Since the 18th century, Scots writers have integrated words and idioms from different places and times into their literary idiolects.
Allan Ramsay enriched the vernacular of the Edinburgh streets and taverns with elements from his native rural Lanarkshire and from literature of the Stewart period.
Robert Burns drew on the writings of Ramsay, Fergusson and others to expand the resources of his Ayrshire dialect: exclusively Ayrshire words, indeed, are fewer than might have been expected in his work, as if he were trying deliberately to avoid being seen as a purely regional poet.
Modern poets have followed the same practice.
This mutual influencing of writers and cumulative development of the language is exactly what happens in a mature literary medium, and indeed is one of its defining features.

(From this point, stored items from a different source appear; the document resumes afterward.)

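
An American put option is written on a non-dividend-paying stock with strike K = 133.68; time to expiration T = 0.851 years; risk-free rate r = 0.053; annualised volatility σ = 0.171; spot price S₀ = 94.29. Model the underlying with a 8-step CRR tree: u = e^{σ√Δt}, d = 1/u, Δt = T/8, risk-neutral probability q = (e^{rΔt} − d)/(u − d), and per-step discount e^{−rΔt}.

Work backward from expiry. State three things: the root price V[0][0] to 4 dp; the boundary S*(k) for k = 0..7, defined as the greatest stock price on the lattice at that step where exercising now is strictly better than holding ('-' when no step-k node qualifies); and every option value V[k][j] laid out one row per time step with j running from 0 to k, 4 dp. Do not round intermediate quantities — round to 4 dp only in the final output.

price = 39.3900
boundary = 94.2900 99.6981 105.4165 111.4628 117.8559 111.4628 117.8559 124.6157
tree:
39.3900
44.5048 33.9819
49.3421 39.3900 28.2635
53.9170 44.5048 33.9819 22.2172
58.2438 49.3421 39.3900 28.2635 15.8241
62.3359 53.9170 44.5048 33.9819 22.2172 9.7698
66.2059 58.2438 49.3421 39.3900 28.2635 15.8241 4.6469
69.8661 62.3359 53.9170 44.5048 33.9819 22.2172 9.0643 0.8830
73.3277 66.2059 58.2438 49.3421 39.3900 28.2635 15.8241 1.9167 0.0000

Δt=0.10637, u=1.05736, d=0.94575, q=0.53672, disc=e^(-rΔt)=0.99438
k=8 terminal: V=max(K-S,0) → 73.3277 66.2059 58.2438 49.3421 39.3900 28.2635 15.8241 1.9167 0.0000
k=7: j=0 S=63.8139 intr=69.8661 cont=69.1145 V=69.8661[EX]; j=1 S=71.3441 intr=62.3359 cont=61.5843 V=62.3359[EX]; j=2 S=79.7630 intr=53.9170 cont=53.1655 V=53.9170[EX]; j=3 S=89.1752 intr=44.5048 cont=43.7532 V=44.5048[EX]; j=4 S=99.6981 intr=33.9819 cont=33.2303 V=33.9819[EX]; j=5 S=111.4628 intr=22.2172 cont=21.4656 V=22.2172[EX]; j=6 S=124.6157 intr=9.0643 cont=8.3127 V=9.0643[EX]; j=7 S=139.3208 intr=0.0000 cont=0.8830 V=0.8830[hold]  S*(7)=124.6157
k=6: j=0 S=67.4741 intr=66.2059 cont=65.4544 V=66.2059[EX]; j=1 S=75.4362 intr=58.2438 cont=57.4922 V=58.2438[EX]; j=2 S=84.3379 intr=49.3421 cont=48.5906 V=49.3421[EX]; j=3 S=94.2900 intr=39.3900 cont=38.6384 V=39.3900[EX]; j=4 S=105.4165 intr=28.2635 cont=27.5120 V=28.2635[EX]; j=5 S=117.8559 intr=15.8241 cont=15.0725 V=15.8241[EX]; j=6 S=131.7633 intr=1.9167 cont=4.6469 V=4.6469[hold]  S*(6)=117.8559
k=5: j=0 S=71.3441 intr=62.3359 cont=61.5843 V=62.3359[EX]; j=1 S=79.7630 intr=53.9170 cont=53.1655 V=53.9170[EX]; j=2 S=89.1752 intr=44.5048 cont=43.7532 V=44.5048[EX]; j=3 S=99.6981 intr=33.9819 cont=33.2303 V=33.9819[EX]; j=4 S=111.4628 intr=22.2172 cont=21.4656 V=22.2172[EX]; j=5 S=124.6157 intr=9.0643 cont=9.7698 V=9.7698[hold]  S*(5)=111.4628
k=4: j=0 S=75.4362 intr=58.2438 cont=57.4922 V=58.2438[EX]; j=1 S=84.3379 intr=49.3421 cont=48.5906 V=49.3421[EX]; j=2 S=94.2900 intr=39.3900 cont=38.6384 V=39.3900[EX]; j=3 S=105.4165 intr=28.2635 cont=27.5120 V=28.2635[EX]; j=4 S=117.8559 intr=15.8241 cont=15.4491 V=15.8241[EX]  S*(4)=117.8559
k=3: j=0 S=79.7630 intr=53.9170 cont=53.1655 V=53.9170[EX]; j=1 S=89.1752 intr=44.5048 cont=43.7532 V=44.5048[EX]; j=2 S=99.6981 intr=33.9819 cont=33.2303 V=33.9819[EX]; j=3 S=111.4628 intr=22.2172 cont=21.4656 V=22.2172[EX]  S*(3)=111.4628
k=2: j=0 S=84.3379 intr=49.3421 cont=48.5906 V=49.3421[EX]; j=1 S=94.2900 intr=39.3900 cont=38.6384 V=39.3900[EX]; j=2 S=105.4165 intr=28.2635 cont=27.5120 V=28.2635[EX]  S*(2)=105.4165
k=1: j=0 S=89.1752 intr=44.5048 cont=43.7532 V=44.5048[EX]; j=1 S=99.6981 intr=33.9819 cont=33.2303 V=33.9819[EX]  S*(1)=99.6981
k=0: j=0 S=94.2900 intr=39.3900 cont=38.6384 V=39.3900[EX]  S*(0)=94.2900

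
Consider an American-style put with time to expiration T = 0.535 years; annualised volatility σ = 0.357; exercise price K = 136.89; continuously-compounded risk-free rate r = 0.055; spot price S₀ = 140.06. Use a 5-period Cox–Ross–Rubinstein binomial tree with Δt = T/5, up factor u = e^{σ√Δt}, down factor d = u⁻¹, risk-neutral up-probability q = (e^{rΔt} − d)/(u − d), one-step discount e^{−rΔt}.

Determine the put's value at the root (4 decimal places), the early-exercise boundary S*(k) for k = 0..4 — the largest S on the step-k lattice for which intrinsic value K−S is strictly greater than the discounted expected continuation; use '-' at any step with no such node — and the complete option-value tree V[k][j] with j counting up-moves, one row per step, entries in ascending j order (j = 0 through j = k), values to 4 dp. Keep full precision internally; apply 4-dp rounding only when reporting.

price = 11.8944
boundary = - - - 98.6657 110.8874
tree:
11.8944
18.2771 5.5517
27.0687 9.5631 1.5425
38.2243 16.0577 3.0789 0.0000
49.0989 26.0026 6.1456 0.0000 0.0000
58.7750 38.2243 12.2670 0.0000 0.0000 0.0000

Δt=0.10700  u=1.12387  d=0.88978  q=0.49605  discount=0.99413
step 5 (expiry): payoffs max(K−S,0) = 58.7750 38.2243 12.2670 0.0000 0.0000 0.0000
step 4: (k=4,j=0): S=87.7911, (K−S)⁺=49.0989, hold=48.2957 ⇒ V=49.0989 exercise | (k=4,j=1): S=110.8874, (K−S)⁺=26.0026, hold=25.1994 ⇒ V=26.0026 exercise | (k=4,j=2): S=140.0600, (K−S)⁺=0.0000, hold=6.1456 ⇒ V=6.1456 continue | (k=4,j=3): S=176.9074, (K−S)⁺=0.0000, hold=0.0000 ⇒ V=0.0000 continue | (k=4,j=4): S=223.4487, (K−S)⁺=0.0000, hold=0.0000 ⇒ V=0.0000 continue  boundary S*=110.8874
step 3: (k=3,j=0): S=98.6657, (K−S)⁺=38.2243, hold=37.4210 ⇒ V=38.2243 exercise | (k=3,j=1): S=124.6230, (K−S)⁺=12.2670, hold=16.0577 ⇒ V=16.0577 continue | (k=3,j=2): S=157.4092, (K−S)⁺=0.0000, hold=3.0789 ⇒ V=3.0789 continue | (k=3,j=3): S=198.8208, (K−S)⁺=0.0000, hold=0.0000 ⇒ V=0.0000 continue  boundary S*=98.6657
step 2: (k=2,j=0): S=110.8874, (K−S)⁺=26.0026, hold=27.0687 ⇒ V=27.0687 continue | (k=2,j=1): S=140.0600, (K−S)⁺=0.0000, hold=9.5631 ⇒ V=9.5631 continue | (k=2,j=2): S=176.9074, (K−S)⁺=0.0000, hold=1.5425 ⇒ V=1.5425 continue  boundary S*=-
step 1: (k=1,j=0): S=124.6230, (K−S)⁺=12.2670, hold=18.2771 ⇒ V=18.2771 continue | (k=1,j=1): S=157.4092, (K−S)⁺=0.0000, hold=5.5517 ⇒ V=5.5517 continue  boundary S*=-
step 0: (k=0,j=0): S=140.0600, (K−S)⁺=0.0000, hold=11.8944 ⇒ V=11.8944 continue  boundary S*=-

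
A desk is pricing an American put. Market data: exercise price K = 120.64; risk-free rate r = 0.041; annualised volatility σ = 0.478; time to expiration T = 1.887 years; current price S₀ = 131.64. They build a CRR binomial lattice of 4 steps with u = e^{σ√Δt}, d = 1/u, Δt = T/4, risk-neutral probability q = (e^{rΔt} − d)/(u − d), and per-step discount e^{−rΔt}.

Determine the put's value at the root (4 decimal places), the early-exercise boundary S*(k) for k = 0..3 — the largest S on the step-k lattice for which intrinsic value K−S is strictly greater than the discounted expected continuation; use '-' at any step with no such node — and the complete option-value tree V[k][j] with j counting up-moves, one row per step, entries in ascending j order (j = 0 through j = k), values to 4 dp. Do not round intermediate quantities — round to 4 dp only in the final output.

params: Δt=0.47175 u=1.38862 d=0.72014 q=0.44787 e^(-rΔt)=0.98084
t_4 payoffs: 85.2358 52.3713 0.0000 0.0000 0.0000
t_3: node(3,0) S=49.1630 payoff=71.4770 vs cont=69.1660 → 71.4770 [stop]  node(3,1) S=94.7992 payoff=25.8408 vs cont=28.3620 → 28.3620 [wait]  node(3,2) S=182.7978 payoff=0.0000 vs cont=0.0000 → 0.0000 [wait]  node(3,3) S=352.4823 payoff=0.0000 vs cont=0.0000 → 0.0000 [wait]  ⇒ S*(3)=49.1630
t_2: node(2,0) S=68.2687 payoff=52.3713 vs cont=51.1679 → 52.3713 [stop]  node(2,1) S=131.6400 payoff=0.0000 vs cont=15.3596 → 15.3596 [wait]  node(2,2) S=253.8365 payoff=0.0000 vs cont=0.0000 → 0.0000 [wait]  ⇒ S*(2)=68.2687
t_1: node(1,0) S=94.7992 payoff=25.8408 vs cont=35.1093 → 35.1093 [wait]  node(1,1) S=182.7978 payoff=0.0000 vs cont=8.3181 → 8.3181 [wait]  ⇒ S*(1)=-
t_0: node(0,0) S=131.6400 payoff=0.0000 vs cont=22.6677 → 22.6677 [wait]  ⇒ S*(0)=-

price = 22.6677
boundary = - - 68.2687 49.1630
tree:
22.6677
35.1093 8.3181
52.3713 15.3596 0.0000
71.4770 28.3620 0.0000 0.0000
85.2358 52.3713 0.0000 0.0000 0.0000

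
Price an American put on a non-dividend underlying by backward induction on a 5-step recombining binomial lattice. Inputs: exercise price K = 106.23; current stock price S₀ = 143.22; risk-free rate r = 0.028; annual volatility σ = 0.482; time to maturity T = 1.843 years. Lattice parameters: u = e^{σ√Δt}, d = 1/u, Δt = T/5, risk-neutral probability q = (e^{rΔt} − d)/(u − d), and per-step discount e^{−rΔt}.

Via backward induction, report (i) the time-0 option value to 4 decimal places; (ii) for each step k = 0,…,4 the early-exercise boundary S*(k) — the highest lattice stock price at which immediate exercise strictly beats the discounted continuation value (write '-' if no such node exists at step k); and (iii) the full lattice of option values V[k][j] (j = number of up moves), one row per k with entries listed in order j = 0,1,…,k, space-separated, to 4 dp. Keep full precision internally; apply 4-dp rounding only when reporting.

price = 13.5453
boundary = - - - 59.5300 79.7673
tree:
13.5453
21.1342 4.3899
32.0617 7.9894 0.0000
46.7000 14.5403 0.0000 0.0000
61.8031 26.4627 0.0000 0.0000 0.0000
73.0744 46.7000 0.0000 0.0000 0.0000 0.0000

Δt=0.36860  u=1.33995  d=0.74630  q=0.44483  discount=0.98973
step 5 (expiry): payoffs max(K−S,0) = 73.0744 46.7000 0.0000 0.0000 0.0000 0.0000
step 4: (k=4,j=0): S=44.4269, (K−S)⁺=61.8031, hold=60.7123 ⇒ V=61.8031 exercise | (k=4,j=1): S=79.7673, (K−S)⁺=26.4627, hold=25.6600 ⇒ V=26.4627 exercise | (k=4,j=2): S=143.2200, (K−S)⁺=0.0000, hold=0.0000 ⇒ V=0.0000 continue | (k=4,j=3): S=257.1475, (K−S)⁺=0.0000, hold=0.0000 ⇒ V=0.0000 continue | (k=4,j=4): S=461.7011, (K−S)⁺=0.0000, hold=0.0000 ⇒ V=0.0000 continue  boundary S*=79.7673
step 3: (k=3,j=0): S=59.5300, (K−S)⁺=46.7000, hold=45.6093 ⇒ V=46.7000 exercise | (k=3,j=1): S=106.8844, (K−S)⁺=0.0000, hold=14.5403 ⇒ V=14.5403 continue | (k=3,j=2): S=191.9080, (K−S)⁺=0.0000, hold=0.0000 ⇒ V=0.0000 continue | (k=3,j=3): S=344.5653, (K−S)⁺=0.0000, hold=0.0000 ⇒ V=0.0000 continue  boundary S*=59.5300
step 2: (k=2,j=0): S=79.7673, (K−S)⁺=26.4627, hold=32.0617 ⇒ V=32.0617 continue | (k=2,j=1): S=143.2200, (K−S)⁺=0.0000, hold=7.9894 ⇒ V=7.9894 continue | (k=2,j=2): S=257.1475, (K−S)⁺=0.0000, hold=0.0000 ⇒ V=0.0000 continue  boundary S*=-
step 1: (k=1,j=0): S=106.8844, (K−S)⁺=0.0000, hold=21.1342 ⇒ V=21.1342 continue | (k=1,j=1): S=191.9080, (K−S)⁺=0.0000, hold=4.3899 ⇒ V=4.3899 continue  boundary S*=-
step 0: (k=0,j=0): S=143.2200, (K−S)⁺=0.0000, hold=13.5453 ⇒ V=13.5453 continue  boundary S*=-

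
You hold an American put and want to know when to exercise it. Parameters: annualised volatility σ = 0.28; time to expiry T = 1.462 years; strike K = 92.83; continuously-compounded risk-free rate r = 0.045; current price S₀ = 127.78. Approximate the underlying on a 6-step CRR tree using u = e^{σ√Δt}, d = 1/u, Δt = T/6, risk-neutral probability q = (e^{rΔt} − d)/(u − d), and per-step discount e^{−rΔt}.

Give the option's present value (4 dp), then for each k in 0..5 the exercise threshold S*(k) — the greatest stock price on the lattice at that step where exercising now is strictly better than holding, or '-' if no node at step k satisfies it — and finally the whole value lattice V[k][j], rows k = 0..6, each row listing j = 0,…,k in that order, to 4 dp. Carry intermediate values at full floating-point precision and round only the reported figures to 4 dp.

params: Δt=0.24367 u=1.14822 d=0.87091 q=0.50526 e^(-rΔt)=0.98909
t_6 payoffs: 37.0721 19.3180 0.0000 0.0000 0.0000 0.0000 0.0000
t_5: node(5,0) S=64.0224 payoff=28.8076 vs cont=27.7952 → 28.8076 [stop]  node(5,1) S=84.4082 payoff=8.4218 vs cont=9.4532 → 9.4532 [wait]  node(5,2) S=111.2850 payoff=0.0000 vs cont=0.0000 → 0.0000 [wait]  node(5,3) S=146.7199 payoff=0.0000 vs cont=0.0000 → 0.0000 [wait]  node(5,4) S=193.4378 payoff=0.0000 vs cont=0.0000 → 0.0000 [wait]  node(5,5) S=255.0314 payoff=0.0000 vs cont=0.0000 → 0.0000 [wait]  ⇒ S*(5)=64.0224
t_4: node(4,0) S=73.5120 payoff=19.3180 vs cont=18.8211 → 19.3180 [stop]  node(4,1) S=96.9194 payoff=0.0000 vs cont=4.6259 → 4.6259 [wait]  node(4,2) S=127.7800 payoff=0.0000 vs cont=0.0000 → 0.0000 [wait]  node(4,3) S=168.4671 payoff=0.0000 vs cont=0.0000 → 0.0000 [wait]  node(4,4) S=222.1097 payoff=0.0000 vs cont=0.0000 → 0.0000 [wait]  ⇒ S*(4)=73.5120
t_3: node(3,0) S=84.4082 payoff=8.4218 vs cont=11.7649 → 11.7649 [wait]  node(3,1) S=111.2850 payoff=0.0000 vs cont=2.2637 → 2.2637 [wait]  node(3,2) S=146.7199 payoff=0.0000 vs cont=0.0000 → 0.0000 [wait]  node(3,3) S=193.4378 payoff=0.0000 vs cont=0.0000 → 0.0000 [wait]  ⇒ S*(3)=-
t_2: node(2,0) S=96.9194 payoff=0.0000 vs cont=6.8884 → 6.8884 [wait]  node(2,1) S=127.7800 payoff=0.0000 vs cont=1.1077 → 1.1077 [wait]  node(2,2) S=168.4671 payoff=0.0000 vs cont=0.0000 → 0.0000 [wait]  ⇒ S*(2)=-
t_1: node(1,0) S=111.2850 payoff=0.0000 vs cont=3.9244 → 3.9244 [wait]  node(1,1) S=146.7199 payoff=0.0000 vs cont=0.5421 → 0.5421 [wait]  ⇒ S*(1)=-
t_0: node(0,0) S=127.7800 payoff=0.0000 vs cont=2.1913 → 2.1913 [wait]  ⇒ S*(0)=-

price = 2.1913
boundary = - - - - 73.5120 64.0224
tree:
2.1913
3.9244 0.5421
6.8884 1.1077 0.0000
11.7649 2.2637 0.0000 0.0000
19.3180 4.6259 0.0000 0.0000 0.0000
28.8076 9.4532 0.0000 0.0000 0.0000 0.0000
37.0721 19.3180 0.0000 0.0000 0.0000 0.0000 0.0000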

Again, since the 18th century, some Scots writers have taken the opposite course from Burns and written in a local dialect.
Despite what Mr Mackie thinks, it is not difficult to introduce the work of such writers to schoolchildren: if this is not being attempted in Fife (which would surprise me, given that county’s distinctive dialect and abundance of local poets) he should visit Aberdeenshire, where Sheena Blackhall and others are doing sterling work in introducing local pupils to their linguistic and literary heritage.
This is teaching Scots; and I’m glad Mr Mackie thinks it’s fine.